A hard-nosed Australian cyclist who conquered the brutal cobblestones of Paris-Roubaix and wore the Tour de France's yellow jersey.
Stuart O'Grady emerged from the tough tracks of Adelaide to become one of Australia's most durable and successful road cyclists. His career was built on a foundation of grit and explosive power, honed initially on the velodrome where he won Olympic gold in the Madison. On the road, he was a versatile workhorse, a sprinter who could also suffer through the mountains in service of his team leaders. He came agonizingly close to winning the Tour de France's green jersey four times, a testament to his consistency and speed. His crowning individual achievement came in 2007 when he soloed to a monumental victory in Paris-Roubaix, one of cycling's most grueling monuments, mastering its treacherous cobblestones. O'Grady's career, spanning nearly two decades at the sport's highest level, paved the way for the next generation of Australian cyclists on the European stage.
1965–1980
The latchkey kids. Raised during divorce, recession, and the end of the Cold War. Skeptical, self-reliant, media-literate. They invented indie culture, grunge, and the early internet — then watched the Boomers take credit.
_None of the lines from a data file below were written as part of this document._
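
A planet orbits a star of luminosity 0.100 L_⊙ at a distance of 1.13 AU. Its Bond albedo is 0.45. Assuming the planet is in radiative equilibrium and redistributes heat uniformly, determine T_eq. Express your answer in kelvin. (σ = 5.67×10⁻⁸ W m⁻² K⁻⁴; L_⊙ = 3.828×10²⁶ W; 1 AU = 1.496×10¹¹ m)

T_eq ≈ 127 K

d = 1.13 AU = 1.69×10¹¹ m.
L = 0.100 × 3.828×10²⁶ = 3.83×10²⁵ W.
Flux: S = L/(4πd²) = 3.83×10²⁵/(4π×(1.69×10¹¹)²) = 107 W m⁻².
Energy balance: absorbed = emitted ⇒ πR²·S(1−A) = 4πR²·σT_eq⁴, so T_eq⁴ = S(1−A)/(4σ).
T_eq = [107 × 0.55 / (4 × 5.67×10⁻⁸)]^(1/4) = (2.59×10⁸)^(1/4) = 127 K.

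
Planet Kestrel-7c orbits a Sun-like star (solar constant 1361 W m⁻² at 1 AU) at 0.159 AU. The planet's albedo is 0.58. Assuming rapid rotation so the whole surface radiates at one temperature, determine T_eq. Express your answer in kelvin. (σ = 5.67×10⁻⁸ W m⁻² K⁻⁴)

T_eq ≈ 562 K

Flux at 0.159 AU: S = 1361/0.159² = 5.38×10⁴ W m⁻².
Energy balance: absorbed = emitted ⇒ πR²·S(1−A) = 4πR²·σT_eq⁴, so T_eq⁴ = S(1−A)/(4σ).
T_eq = [5.38×10⁴ × 0.42 / (4 × 5.67×10⁻⁸)]^(1/4) = (9.97×10¹⁰)^(1/4) = 562 K.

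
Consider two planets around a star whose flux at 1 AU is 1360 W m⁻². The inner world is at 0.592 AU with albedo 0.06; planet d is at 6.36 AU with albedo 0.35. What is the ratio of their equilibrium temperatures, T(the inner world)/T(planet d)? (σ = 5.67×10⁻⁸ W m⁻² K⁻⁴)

T_eq = [S₀(1−A)/(4σd²)]^(1/4), so T ∝ (1−A)^(1/4) / √d.
T₁ = [1360×0.94/(4×5.67×10⁻⁸×0.592²)]^(1/4) = 356.12 K.
T₂ = [1360×0.65/(4×5.67×10⁻⁸×6.36²)]^(1/4) = 99.08 K.

T₁/T₂ ≈ 3.594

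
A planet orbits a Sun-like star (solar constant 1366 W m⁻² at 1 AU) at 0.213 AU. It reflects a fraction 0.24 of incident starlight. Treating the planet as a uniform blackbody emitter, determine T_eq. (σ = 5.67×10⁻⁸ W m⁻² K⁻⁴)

Flux at 0.213 AU: S = 1366/0.213² = 3.01×10⁴ W m⁻².
Energy balance: absorbed = emitted ⇒ πR²·S(1−A) = 4πR²·σT_eq⁴, so T_eq⁴ = S(1−A)/(4σ).
T_eq = [3.01×10⁴ × 0.76 / (4 × 5.67×10⁻⁸)]^(1/4) = (1.01×10¹¹)^(1/4) = 564 K.

T_eq ≈ 564 K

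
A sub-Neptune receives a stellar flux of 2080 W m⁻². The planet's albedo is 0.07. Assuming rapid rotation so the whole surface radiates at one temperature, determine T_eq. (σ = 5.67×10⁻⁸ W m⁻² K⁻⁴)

T_eq ≈ 304 K

Energy balance: absorbed = emitted ⇒ πR²·S(1−A) = 4πR²·σT_eq⁴, so T_eq⁴ = S(1−A)/(4σ).
T_eq = [2080 × 0.93 / (4 × 5.67×10⁻⁸)]^(1/4) = (8.53×10⁹)^(1/4) = 304 K.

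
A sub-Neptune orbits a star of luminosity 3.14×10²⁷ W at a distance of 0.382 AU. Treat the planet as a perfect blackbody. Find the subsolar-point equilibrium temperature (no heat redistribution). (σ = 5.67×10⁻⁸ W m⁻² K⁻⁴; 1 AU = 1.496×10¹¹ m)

d = 0.382 AU = 5.71×10¹⁰ m.
Flux: S = L/(4πd²) = 3.14×10²⁷/(4π×(5.71×10¹⁰)²) = 7.65×10⁴ W m⁻².
At the subsolar point the surface absorbs S(1−A) and emits σT⁴ per unit area — no factor of 4, since only the local patch is in balance.
T = [7.65×10⁴ × 1.00 / 5.67×10⁻⁸]^(1/4) = (1.35×10¹²)^(1/4) = 1080 K.

T_ss ≈ 1080 K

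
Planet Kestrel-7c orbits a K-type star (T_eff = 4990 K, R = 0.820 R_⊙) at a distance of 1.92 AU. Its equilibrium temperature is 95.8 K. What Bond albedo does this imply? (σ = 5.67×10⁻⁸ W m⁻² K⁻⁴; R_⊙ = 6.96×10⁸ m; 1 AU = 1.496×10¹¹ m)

R_⋆ = 0.820 × 6.96×10⁸ = 5.71×10⁸ m.
d = 1.92 AU = 2.87×10¹¹ m.
L = 4πR_⋆²σT_⋆⁴ = 4π(5.71×10⁸)² × 5.67×10⁻⁸ × (4990)⁴ = 1.44×10²⁶ W.
S = L/(4πd²) = 139 W m⁻².
From T_eq⁴ = S(1−A)/(4σ): 1−A = 4σT_eq⁴/S.
1−A = 4 × 5.67×10⁻⁸ × (95.8)⁴ / 139 = 0.138.

A ≈ 0.86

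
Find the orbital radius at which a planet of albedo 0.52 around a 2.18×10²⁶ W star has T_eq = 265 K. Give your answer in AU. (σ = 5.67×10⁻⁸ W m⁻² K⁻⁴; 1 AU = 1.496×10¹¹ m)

From T_eq⁴ = L(1−A)/(16πσd²): d = √[L(1−A)/(16πσT_eq⁴)].
d = √[2.18×10²⁶ × 0.48 / (16π × 5.67×10⁻⁸ × (265)⁴)] = 8.63×10¹⁰ m = 0.577 AU.

d ≈ 0.577 AU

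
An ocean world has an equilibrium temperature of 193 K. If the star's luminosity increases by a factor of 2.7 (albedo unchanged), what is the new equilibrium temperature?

T_eq ≈ 247 K

T_eq ∝ L^(1/4) · d^(−1/2).
T′ = 193 × 2.7^(1/4) = 247 K.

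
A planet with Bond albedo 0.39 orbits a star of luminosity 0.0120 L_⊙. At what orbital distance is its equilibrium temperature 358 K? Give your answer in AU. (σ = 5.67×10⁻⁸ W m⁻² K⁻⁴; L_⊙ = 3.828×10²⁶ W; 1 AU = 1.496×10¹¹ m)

d ≈ 0.0517 AU

L = 0.0120 × 3.828×10²⁶ = 4.59×10²⁴ W.
From T_eq⁴ = L(1−A)/(16πσd²): d = √[L(1−A)/(16πσT_eq⁴)].
d = √[4.59×10²⁴ × 0.61 / (16π × 5.67×10⁻⁸ × (358)⁴)] = 7.74×10⁹ m = 0.0517 AU.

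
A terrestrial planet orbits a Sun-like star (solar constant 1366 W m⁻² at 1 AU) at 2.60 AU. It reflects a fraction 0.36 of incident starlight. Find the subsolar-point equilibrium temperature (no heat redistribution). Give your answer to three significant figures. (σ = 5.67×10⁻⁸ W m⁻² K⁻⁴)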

Stuart was born in 1973, placing them squarely in the Generation X. The events that shaped this generation — economic uncertainty, the end of the Cold War, and the rise of personal computing — shaped the world they entered and the choices available to them.
The biggest hits of 1973
#1 Movie
The Exorcist
Best Picture
The Sting
#1 TV Show
All in the Family
The world at every milestone
US withdraws from Vietnam; Roe v. Wade decided
First test-tube baby born
Challenger disaster; Chernobyl nuclear meltdown
Berlin Wall falls; Tiananmen Square protests
Soviet Union dissolves; World Wide Web goes public
Nelson Mandela elected president of South Africa
US invades Iraq; Human Genome Project completed
Edward Snowden reveals NSA surveillance programs
ChatGPT goes mainstream; Israel-Hamas war begins
He was the first Australian to ever win the Paris-Roubaix race.
He competed in a record-equaling 17 consecutive editions of the Tour de France from 1997 to 2013.
After retirement, he became a sports director for the Australian WorldTour cycling team, GreenEdge.
“Paris-Roubaix is the one race you can win and nobody can ever take it away from you. It's etched in history.”